Janukowitschs Residenz Meschigorje bei Kiew war am Samstag verlassen, Wachleute ließen Schaulustige zu einem "Tag der offenen Tür" herein. "Ein trauriges Ende für einen Präsidenten", meinte der russische Staatsduma-Abgeordnete Puschkow in Moskau angesichts der TV-Bilder.

"Selbstverteidigungskräfte" auf den Straßen  

Timoschenko verließ am frühen Abend nach mehr als zweieinhalb Jahren das Gefängnis in Charkow und landete bald darauf in Kiew, wo die Regierungsgegner die Kontrolle übernommen haben. "Selbstverteidigungskräfte" in Räuberzivil mit Schutzhelmen und erbeuteten Polizeischilden schützten die wichtigsten Objekte wie Parlament, den Regierungssitz und die Präsidialkanzlei vor Übergriffen.

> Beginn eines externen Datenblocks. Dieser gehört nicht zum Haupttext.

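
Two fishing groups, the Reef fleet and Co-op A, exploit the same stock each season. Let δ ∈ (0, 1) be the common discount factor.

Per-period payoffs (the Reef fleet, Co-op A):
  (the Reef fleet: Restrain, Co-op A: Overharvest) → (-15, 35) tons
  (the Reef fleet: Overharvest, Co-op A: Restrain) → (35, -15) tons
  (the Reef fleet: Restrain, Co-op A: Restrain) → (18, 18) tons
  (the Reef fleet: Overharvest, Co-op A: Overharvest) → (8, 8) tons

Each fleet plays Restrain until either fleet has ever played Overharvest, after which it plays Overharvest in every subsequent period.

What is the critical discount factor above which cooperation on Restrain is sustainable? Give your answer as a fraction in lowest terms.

17/27

One-period gain from deviating is 35 − 18 = 17. The loss is 18 − 8 = 10 in every subsequent period, with present value 10·δ/(1−δ).
Deviation is unprofitable when 10·δ/(1−δ) ≥ 17, i.e. δ/(1−δ) ≥ 17/10.
Equivalently δ ≥ 17/(17+10) = 17/27.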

Die Sicherheitsorgane des Innenministeriums liefen zur Opposition über. Die Armee erklärte, sie werde sich nicht in den Machtkampf einmischen.

Timoschenko kandidiert bei der Wahl  

Timoschenko erklärte, sie wollte bei der nächsten Präsidentenwahl kandidieren. Im Februar 2010 hatte sie die Präsidentenwahl gegen Janukowitsch verloren. "Die Diktatur ist gestürzt", verkündete die 53-Jährige. EU-Parlamentschef Martin Schulz nannte die Freilassung der Ex-Regierungschefin einen "historischen Augenblick für die Ukraine und für Europa". Zur gleichen Zeit laufen in der EU von 22. bis 25. Mai die Europawahlen. Oppositionspolitiker Vitali Klitschko, der den Widerstand auf dem Maidan in Kiew monatelang angeführt hatte, sprach von einem "politischen K.o." für Janukowitsch. Am Maidan wurde Timoschenko am späten Samstagabend wie eine Volksheldin empfangen.

Übergangsregierung wurde ernannt  

Die Oberste Rada in Kiew wählte mit großer Mehrheit den früheren Vizeregierungschef Alexander Turtschinow zum neuen Parlamentspräsidenten. Er ist ein Vertrauter Timoschenkos. Der bisherige Rada-Chef Wladimir Rybak hatte zuvor seinen Rücktritt erklärt. Turtschinow soll bis zur Ernennung einer Übergangsregierung die Kabinettsarbeit steuern. Zum Innenminister wurde der Oppositionelle Arsen Awakow bestimmt, Generalstaatsanwalt Viktor Pschonka hingegen entlassen. Viele TV-Sender übertrugen die Sitzung.

Janukowitschs Kabinett auf der Flucht  

Experten wiesen darauf hin, dass der Staatschef trotz des Parlamentsbeschlusses formal weiter im Amt sei. Ein juristisch korrektes Amtsenthebungsverfahren müsse mehrere Hürden überwinden. Mehrere Kabinettsmitglieder sollen ins Ausland geflohen sein, darunter der vom Parlament abgesetzte Innenminister Witali Sachartschenko.

"Maidan kontrolliert ganz Kiew"  

Bei blutigen Zusammenstößen von Regierungsgegnern mit der Polizei in Kiew waren in den vergangenen Tagen auf beiden Seiten mindestens 77 Menschen getötet und Hunderte verletzt worden. "Wir fordern den sofortigen Rücktritt des Präsidenten", sagte der Kommandant des Unabhängigkeitsplatzes (Maidan), Andrej Parubij. "Jetzt kontrolliert der Maidan ganz Kiew." In westlichen Regionen hatten Regierungsgegner schon zuvor die Kontrolle über Verwaltungsgebäude übernommen.